Catholicism’s reputation as a monolithic belief system is plainly no longer deserved. The latest evidence comes from what was until not long ago one of the most conservative parts of Western Catholicism, the Catholic Church in Ireland, writes The Tablet in an editorial.
A new survey of grass-roots opinion indicates that the typical Irish Catholic no longer accepts church teaching on a range of issues, mainly to do with sex and gender. Yet in terms of religious observance, they remain some of the most committed Catholics in Europe. But committed to what?
The survey suggests that church teaching in these areas is no longer regarded as normative, and dissent from it as exceptional. The true position is almost the reverse: it is no longer seen as dissent, but as normal.
It would be strange if that snapshot of the sensus fidelium were peculiar to Ireland. All the evidence, including surveys conducted in Britain, suggests it is not. How to respond to this situation is a considerable challenge for the Church’s leadership.
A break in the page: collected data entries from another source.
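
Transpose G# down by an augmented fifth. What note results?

A fifth below G lands on the letter C.
An augmented fifth spans 8 semitones, so G# moves to pitch class 0. On the letter C that is C.

C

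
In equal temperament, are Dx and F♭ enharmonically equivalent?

D## = pitch class 4 and Fb = pitch class 4 — the same pitch class, so they are enharmonic equivalents.

Yes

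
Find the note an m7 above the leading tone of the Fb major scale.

The leading tone of Fb major is Eb.
A minor seventh (10 semitones) above Eb lands on the letter D, giving Db.

Db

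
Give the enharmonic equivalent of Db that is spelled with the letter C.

Db is pitch class 1. The letter C alone is pitch class 0.
To reach pitch class 1 from C requires an offset of +1 semitone, i.e. sharp: C#.

C#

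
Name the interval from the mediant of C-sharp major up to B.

diminished fifth

The mediant of C# major is E#.
E# up to B: letters E→B make it a fifth; 6 semitones makes it diminished.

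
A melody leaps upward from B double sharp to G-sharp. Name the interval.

diminished sixth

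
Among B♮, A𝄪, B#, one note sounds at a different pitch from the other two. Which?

B#

In 12-tone equal temperament, enharmonic equivalents share a pitch class. B is pitch class 11; A## is pitch class 11; B# is pitch class 0.
B and A## share pitch class 11, while B# is pitch class 0.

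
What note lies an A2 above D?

A second above D lands on the letter E.
An augmented second spans 3 semitones, so D moves to pitch class 5. On the letter E that is E#.

E#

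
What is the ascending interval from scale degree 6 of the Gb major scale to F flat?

minor second

Scale degree 6 of Gb major is Eb.
Eb up to Fb: letters E→F make it a second; 1 semitone makes it minor.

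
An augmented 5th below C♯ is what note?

F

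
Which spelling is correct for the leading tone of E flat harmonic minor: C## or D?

Each scale degree takes a distinct letter name. Degree 7 of a scale on E must use the letter D.
D and C## are enharmonically the same pitch, but only D uses the letter D, so it is the correct spelling here.

D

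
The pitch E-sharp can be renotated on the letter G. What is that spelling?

Gbb

E# is pitch class 5. The letter G alone is pitch class 7.
To reach pitch class 5 from G requires an offset of -2 semitones, i.e. double flat: Gbb.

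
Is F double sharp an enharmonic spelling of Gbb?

No

F## is pitch class 7; Gbb is pitch class 5.
The pitch classes differ (7 vs. 5), so they are not enharmonic equivalents.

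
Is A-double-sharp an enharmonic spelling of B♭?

No

Two spellings are enharmonically equivalent only if they share a pitch class.
Here A## → 11, Bb → 10; 10 ≠ 11, so they are not.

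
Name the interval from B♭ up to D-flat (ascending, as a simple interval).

minor third

The letter names run B→D, a span of 2 letter steps, so the interval is some kind of third.
Bb to Db is 3 semitones. A major third is 4, so 3 makes it minor.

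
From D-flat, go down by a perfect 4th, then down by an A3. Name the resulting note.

Fbb

A perfect fourth down from Db is Ab (letter A, 5 semitones down).
An augmented third down from Ab is Fbb (letter F, 5 semitones down).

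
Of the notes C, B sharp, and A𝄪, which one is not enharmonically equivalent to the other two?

A##

In 12-tone equal temperament, enharmonic equivalents share a pitch class. C is pitch class 0; B# is pitch class 0; A## is pitch class 11.
C and B# share pitch class 0, while A## is pitch class 11.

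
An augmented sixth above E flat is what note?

C#

A sixth above E lands on the letter C.
An augmented sixth spans 10 semitones, so Eb moves to pitch class 1. On the letter C that is C#.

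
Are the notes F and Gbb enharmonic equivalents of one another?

Yes

F = pitch class 5 and Gbb = pitch class 5 — the same pitch class, so they are enharmonic equivalents.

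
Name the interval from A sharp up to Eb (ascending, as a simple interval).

doubly diminished fifth

Counting letters A–B–C–D–E gives a fifth.
A#→Eb = 5 semitones, 2 narrower than the perfect fifth (7), so doubly diminished.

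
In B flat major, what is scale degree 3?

D

The Bb major scale runs Bb C D Eb F G A.
Degree 3 is D.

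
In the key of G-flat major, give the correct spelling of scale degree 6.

Degree 6 takes the letter 5 steps above G, which is E.
In major, degree 6 sits 9 semitones above the tonic. Gb + 9 semitones is pitch class 3, spelled on E as Eb.

Eb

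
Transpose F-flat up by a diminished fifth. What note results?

Cbb

A fifth above F lands on the letter C.
A diminished fifth spans 6 semitones, so Fb moves to pitch class 10. On the letter C that is Cbb.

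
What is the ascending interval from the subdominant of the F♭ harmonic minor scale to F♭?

The subdominant of Fb harmonic minor is Bbb.
Bbb up to Fb: letters B→F make it a fifth; 7 semitones makes it perfect.

perfect fifth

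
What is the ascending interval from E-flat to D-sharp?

augmented seventh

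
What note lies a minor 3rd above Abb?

Cbb

A third above A lands on the letter C.
A minor third spans 3 semitones, so Abb moves to pitch class 10. On the letter C that is Cbb.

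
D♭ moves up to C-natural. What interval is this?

major seventh

The letter names run D→C, a span of 6 letter steps, so the interval is some kind of seventh.
Db to C is 11 semitones. A major seventh is 11, so 11 makes it major.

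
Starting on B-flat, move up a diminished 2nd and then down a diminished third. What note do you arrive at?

Ab

A diminished second up from Bb is Cbb (letter C, 0 semitones up).
A diminished third down from Cbb is Ab (letter A, 2 semitones down).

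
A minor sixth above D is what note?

Bb

A sixth above D lands on the letter B.
A minor sixth spans 8 semitones, so D moves to pitch class 10. On the letter B that is Bb.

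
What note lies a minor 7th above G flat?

G up a major seventh is F#, so the target letter is F.
From Gb, a minor seventh is 10 semitones up: Fb.

Fb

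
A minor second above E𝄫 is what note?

E up a major second is F#, so the target letter is F.
From Ebb, a minor second is 1 semitone up: Fbb.

Fbb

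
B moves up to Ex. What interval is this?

The letter names run B→E, a span of 3 letter steps, so the interval is some kind of fourth.
B to E## is 7 semitones. A perfect fourth is 5, so 7 makes it doubly augmented.

doubly augmented fourth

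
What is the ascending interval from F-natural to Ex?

The letter names run F→E, a span of 6 letter steps, so the interval is some kind of seventh.
F to E## is 13 semitones. A major seventh is 11, so 13 makes it doubly augmented.

doubly augmented seventh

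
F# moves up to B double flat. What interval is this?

Counting letters F–G–A–B gives a fourth.
F#→Bbb = 3 semitones, 2 narrower than the perfect fourth (5), so doubly diminished.

doubly diminished fourth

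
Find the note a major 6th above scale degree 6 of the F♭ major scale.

Bb

Scale degree 6 of Fb major is Db.
A major sixth (9 semitones) above Db lands on the letter B, giving Bb.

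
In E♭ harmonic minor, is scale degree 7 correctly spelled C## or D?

D

Each scale degree takes a distinct letter name. Degree 7 of a scale on E must use the letter D.
D and C## are enharmonically the same pitch, but only D uses the letter D, so it is the correct spelling here.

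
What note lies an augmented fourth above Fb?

A fourth above F lands on the letter B.
An augmented fourth spans 6 semitones, so Fb moves to pitch class 10. On the letter B that is Bb.

Bb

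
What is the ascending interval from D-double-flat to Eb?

The letter names run D→E, a span of 1 letter step, so the interval is some kind of second.
Dbb to Eb is 3 semitones. A major second is 2, so 3 makes it augmented.

augmented second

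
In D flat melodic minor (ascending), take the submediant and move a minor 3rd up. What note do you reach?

The submediant of Db melodic minor (ascending) is Bb.
A minor third (3 semitones) above Bb lands on the letter D, giving Db.

Db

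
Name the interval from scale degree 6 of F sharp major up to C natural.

Scale degree 6 of F# major is D#.
D# up to C: letters D→C make it a seventh; 9 semitones makes it diminished.

diminished seventh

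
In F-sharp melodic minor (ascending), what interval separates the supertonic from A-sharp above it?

The supertonic of F# melodic minor (ascending) is G#.
G# up to A#: letters G→A make it a second; 2 semitones makes it major.

major second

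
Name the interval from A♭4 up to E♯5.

doubly augmented fifth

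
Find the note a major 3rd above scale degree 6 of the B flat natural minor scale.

Bb

Scale degree 6 of Bb natural minor is Gb.
A major third (4 semitones) above Gb lands on the letter B, giving Bb.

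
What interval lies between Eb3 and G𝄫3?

diminished third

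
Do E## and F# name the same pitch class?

E## = pitch class 6 and F# = pitch class 6 — the same pitch class, so they are enharmonic equivalents.

Yes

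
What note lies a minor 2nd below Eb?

E down a major second is D, so the target letter is D.
From Eb, a minor second is 1 semitone down: D.

D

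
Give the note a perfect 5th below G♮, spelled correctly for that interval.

C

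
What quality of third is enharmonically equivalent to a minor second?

A minor second spans 1 semitone.
A third spanning 1 semitone is doubly diminished (the major third is 4).

doubly diminished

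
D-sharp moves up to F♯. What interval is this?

minor third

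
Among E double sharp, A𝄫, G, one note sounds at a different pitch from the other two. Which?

In 12-tone equal temperament, enharmonic equivalents share a pitch class. E## is pitch class 6; Abb is pitch class 7; G is pitch class 7.
Abb and G share pitch class 7, while E## is pitch class 6.

E##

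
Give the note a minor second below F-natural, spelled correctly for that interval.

E

F down a major second is Eb, so the target letter is E.
From F, a minor second is 1 semitone down: E.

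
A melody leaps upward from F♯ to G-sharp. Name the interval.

major second

Counting letters F–G gives a second.
F#→G# = 2 semitones, exactly the major second.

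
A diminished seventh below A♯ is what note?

A down a major seventh is Bb, so the target letter is B.
From A#, a diminished seventh is 9 semitones down: B##.

B##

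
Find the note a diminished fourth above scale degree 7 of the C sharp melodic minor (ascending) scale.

Scale degree 7 of C# melodic minor (ascending) is B#.
A diminished fourth (4 semitones) above B# lands on the letter E, giving E.

E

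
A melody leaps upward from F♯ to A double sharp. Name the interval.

The letter names run F→A, a span of 2 letter steps, so the interval is some kind of third.
F# to A## is 5 semitones. A major third is 4, so 5 makes it augmented.

augmented third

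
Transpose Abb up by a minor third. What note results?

A up a major third is C#, so the target letter is C.
From Abb, a minor third is 3 semitones up: Cbb.

Cbb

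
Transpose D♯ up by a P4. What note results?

G#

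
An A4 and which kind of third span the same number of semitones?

doubly augmented

An augmented fourth spans 6 semitones.
A third spanning 6 semitones is doubly augmented (the major third is 4).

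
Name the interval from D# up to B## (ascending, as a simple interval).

augmented sixth

Counting letters D–E–F–G–A–B gives a sixth.
D#→B## = 10 semitones, 1 wider than the major sixth (9), so augmented.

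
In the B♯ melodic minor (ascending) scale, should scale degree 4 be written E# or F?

E#

Each scale degree takes a distinct letter name. Degree 4 of a scale on B must use the letter E.
E# and F are enharmonically the same pitch, but only E# uses the letter E, so it is the correct spelling here.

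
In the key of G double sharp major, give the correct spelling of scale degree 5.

Degree 5 takes the letter 4 steps above G, which is D.
In major, degree 5 sits 7 semitones above the tonic. G## + 7 semitones is pitch class 4, spelled on D as D##.

D##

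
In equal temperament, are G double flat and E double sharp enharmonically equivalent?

Two spellings are enharmonically equivalent only if they share a pitch class.
Here Gbb → 5, E## → 6; 5 ≠ 6, so they are not.

No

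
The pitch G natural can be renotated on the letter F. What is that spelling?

G is pitch class 7. The letter F alone is pitch class 5.
To reach pitch class 7 from F requires an offset of +2 semitones, i.e. double sharp: F##.

F##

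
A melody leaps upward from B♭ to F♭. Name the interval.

diminished fifth

Counting letters B–C–D–E–F gives a fifth.
Bb→Fb = 6 semitones, 1 narrower than the perfect fifth (7), so diminished.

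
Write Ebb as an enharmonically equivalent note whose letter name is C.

C##

Plain C sits 2 semitones below Ebb, so on the letter C the same pitch needs a double sharp: C##.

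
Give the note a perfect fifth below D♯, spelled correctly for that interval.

A fifth below D lands on the letter G.
A perfect fifth spans 7 semitones, so D# moves to pitch class 8. On the letter G that is G#.

G#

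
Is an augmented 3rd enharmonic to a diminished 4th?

An augmented third spans 5 semitones; a diminished fourth spans 4.
The spans differ, so they are not enharmonic equivalents.

No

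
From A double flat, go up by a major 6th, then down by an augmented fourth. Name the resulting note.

A major sixth up from Abb is Fb (letter F, 9 semitones up).
An augmented fourth down from Fb is Cbb (letter C, 6 semitones down).

Cbb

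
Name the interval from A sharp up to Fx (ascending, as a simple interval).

major sixth

The letter names run A→F, a span of 5 letter steps, so the interval is some kind of sixth.
A# to F## is 9 semitones. A major sixth is 9, so 9 makes it major.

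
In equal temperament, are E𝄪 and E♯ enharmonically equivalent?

No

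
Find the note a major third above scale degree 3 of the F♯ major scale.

Scale degree 3 of F# major is A#.
A major third (4 semitones) above A# lands on the letter C, giving C##.

C##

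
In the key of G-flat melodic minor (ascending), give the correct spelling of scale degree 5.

Db

Degree 5 takes the letter 4 steps above G, which is D.
In melodic minor (ascending), degree 5 sits 7 semitones above the tonic. Gb + 7 semitones is pitch class 1, spelled on D as Db.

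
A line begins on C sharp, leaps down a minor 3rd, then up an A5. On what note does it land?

A minor third down from C# is A# (letter A, 3 semitones down).
An augmented fifth up from A# is E## (letter E, 8 semitones up).

E##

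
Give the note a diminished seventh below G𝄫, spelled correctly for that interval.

G down a major seventh is Ab, so the target letter is A.
From Gbb, a diminished seventh is 9 semitones down: Ab.

Ab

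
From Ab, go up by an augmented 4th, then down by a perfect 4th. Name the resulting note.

A

An augmented fourth up from Ab is D (letter D, 6 semitones up).
A perfect fourth down from D is A (letter A, 5 semitones down).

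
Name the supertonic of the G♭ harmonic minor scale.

Degree 2 takes the letter 1 step above G, which is A.
In harmonic minor, degree 2 sits 2 semitones above the tonic. Gb + 2 semitones is pitch class 8, spelled on A as Ab.

Ab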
Its two approaches so far have been to launch an urgent program for the re-evangelisation of Europe, and to deal with dissent among bishops and clergy by enforcing doctrinal discipline. The latter, seen for instance in the silencing of two Irish Catholic priests by their religious order, is almost guaranteed to be counter-productive.
Such priests are not misleading the faithful but are responding to the state of lay opinion, which is already alienated from Church authority because of the child abuse scandals.
Cardinal Schönborn of Vienna is dealing with one of the most vocal expressions of “normative dissent” – the Austrian Priests’ Initiative – largely by appealing to its better nature. He has asked it for instance, not unreasonably, to delete the word “disobedience” from its manifesto.
He has not so far used a big stick, though no doubt he is under pressure from the Vatican to do so. Pope Benedict’s stern words at his Chrism Mass before Easter did not indicate a great desire for dialogue. He called on priests to conform to Christ, who embodied “obedience and humility unto the Cross”, and to renounce “much-vaunted self-fulfilment”.